Effects of Ec and Nb on concentration profiles for Nt = 0.1, Pr = 10, Le = 1, s = 0.01, and M = 1

4 Conclusion

The effects of various physical parameters on nanofluids that flow past a stretching surface were explored. This study is very important for engineers and researchers in nearly every branch in engineering and science. Nuclear power plants, gas turbines and the various propulsion devices for aircraft, missiles, satellites and space vehicles are examples of such engineering areas. Numerically a system of nonlinear ordinary differential equations was solved using Chebyshev's pseudospectral technique at specified physical parameters. From previous results, it can be concluded that:

1. It has been found that the present results show that the reduced number of Nusselt is a decreasing function at a fixed value of Ec = 0.01, while the reduced number of Sherwood is an increasing function for variation of Nt with Nb, at Pr = Le = 10, M = 1, and s = 0.01.

2. It has been noted that the current results indicate that the reduced number of Nusselt and the reduced number of Sherwood are monotonous functions for variation of M with Ec when Nb = Nt = 0.1, Pr = Le = 1, and s = 0.01.

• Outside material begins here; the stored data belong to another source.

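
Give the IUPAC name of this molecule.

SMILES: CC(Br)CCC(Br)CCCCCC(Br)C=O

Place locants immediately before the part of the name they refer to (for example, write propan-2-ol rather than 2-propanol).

Counting along the main chain through the –CHO group gives 12 carbons: the parent is dodecane.
The highest-priority functional group is an aldehyde (terminal –CHO), so the name ends in -al.
The numbering direction is chosen so that the aldehyde carbon is C-1 by definition.
This places bromo groups at C-2 and C-8 and C-11.
The name is 2,8,11-tribromododecanal.

2,8,11-tribromododecanal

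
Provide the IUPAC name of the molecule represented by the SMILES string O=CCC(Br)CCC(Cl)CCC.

The longest carbon chain that includes the –CHO group has 9 carbons, so the parent hydride is nonane.
The highest-priority functional group is an aldehyde (terminal –CHO), so the name ends in -al.
Choose the numbering such that the aldehyde carbon is C-1 by definition.
This places a bromo group at C-3; a chloro group at C-6.
Substituent prefixes are cited in alphabetical order (multiplying prefixes like di-/tri- are ignored for ordering).
Putting it together: 3-bromo-6-chlorononanal.

3-bromo-6-chlorononanal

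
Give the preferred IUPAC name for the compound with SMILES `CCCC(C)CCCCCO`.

6-methylnonan-1-ol

Counting along the main chain through the –OH group gives 9 carbons: the parent is nonane.
The principal characteristic group is an alcohol (–OH), named with the suffix -ol.
Choose the numbering such that numbering from this end puts the hydroxyl group at C-1 rather than C-9.
This places the hydroxyl at C-1; a methyl group at C-6.
The name is 6-methylnonan-1-ol.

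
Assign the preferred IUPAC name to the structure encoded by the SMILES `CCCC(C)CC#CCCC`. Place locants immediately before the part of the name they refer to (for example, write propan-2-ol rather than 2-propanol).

Counting along the main chain through the multiple bond gives 10 carbons: the parent is decane.
A C≡C triple bond in the chain gives the infix -yne-.
Number the chain so that numbering from this end puts the triple bond at C-4 rather than C-6.
This places the triple bond between C-4 and C-5; a methyl group at C-7.
The name is 7-methyldec-4-yne.

7-methyldec-4-yne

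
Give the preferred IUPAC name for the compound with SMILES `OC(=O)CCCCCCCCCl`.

Counting along the main chain through the –COOH group gives 9 carbons: the parent is nonane.
A carboxylic acid (terminal –COOH) is the principal characteristic group, giving the suffix -oic acid.
Number the chain so that the carboxylic acid carbon is C-1 by definition.
That gives a chloro group at C-9.
The name is 9-chlorononanoic acid.

9-chlorononanoic acid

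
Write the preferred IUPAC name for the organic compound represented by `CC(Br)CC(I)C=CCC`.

Counting along the main chain through the multiple bond gives 8 carbons: the parent is octane.
A C=C double bond in the chain gives the infix -ene-.
Choose the numbering such that numbering from this end puts the double bond at C-3 rather than C-5.
This places the double bond between C-3 and C-4; a bromo group at C-7; an iodo group at C-5.
The substituents are ordered alphabetically, ignoring any di-/tri- multipliers.
Assembling the pieces gives 7-bromo-5-iodooct-3-ene.

7-bromo-5-iodooct-3-ene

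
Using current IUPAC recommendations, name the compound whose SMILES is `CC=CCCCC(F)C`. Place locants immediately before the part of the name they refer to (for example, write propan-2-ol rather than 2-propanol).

7-fluorooct-2-ene

Counting along the main chain through the multiple bond gives 8 carbons: the parent is octane.
The chain contains a C=C double bond, so the unsaturation ending is -ene.
The numbering direction is chosen so that numbering from this end puts the double bond at C-2 rather than C-6.
With this numbering: the double bond between C-2 and C-3; a fluoro group at C-7.
Putting it together: 7-fluorooct-2-ene.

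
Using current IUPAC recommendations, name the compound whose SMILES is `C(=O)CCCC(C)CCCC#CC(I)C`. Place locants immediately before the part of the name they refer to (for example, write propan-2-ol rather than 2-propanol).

The longest carbon chain that includes the –CHO group and the multiple bond has 12 carbons, so the parent hydride is dodecane.
The highest-priority functional group is an aldehyde (terminal –CHO), so the name ends in -al.
There is one C≡C triple bond, indicated by the ending -yne.
Choose the numbering such that the aldehyde carbon is C-1 by definition.
This places the triple bond between C-9 and C-10; an iodo group at C-11; a methyl group at C-5.
The substituents are ordered alphabetically, ignoring any di-/tri- multipliers.
Putting it together: 11-iodo-5-methyldodec-9-ynal.

11-iodo-5-methyldodec-9-ynal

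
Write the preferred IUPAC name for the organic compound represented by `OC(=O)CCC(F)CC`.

The longest chain bearing the –COOH group is 6 carbons long (hexane).
The highest-priority functional group is a carboxylic acid (terminal –COOH), so the name ends in -oic acid.
The numbering direction is chosen so that the carboxylic acid carbon is C-1 by definition.
That gives a fluoro group at C-4.
Assembling the pieces gives 4-fluorohexanoic acid.

4-fluorohexanoic acid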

3. The magnetic field, Joule heating, Eckert number and thermophoresis parameter improves the temperature field and increases the thermal boundary layer thickness while the Prandtl number Pr reduces the temperature field and decreases the thermal boundary layer thickness where the Prandtl number Pr does not affect the temperature profile (10 ≺ Pr ≤ 10⁵).

4. Changing the parameter Nb as known at values (0.1, 0.3, 0.5) decreases the profile of the concentration. Furthermore, the Eckart number (from −0.01 ≤ Ec ≤ 0.01) has a direct impact on the concentration profile, where the Eckart number reduces the profile of concentration.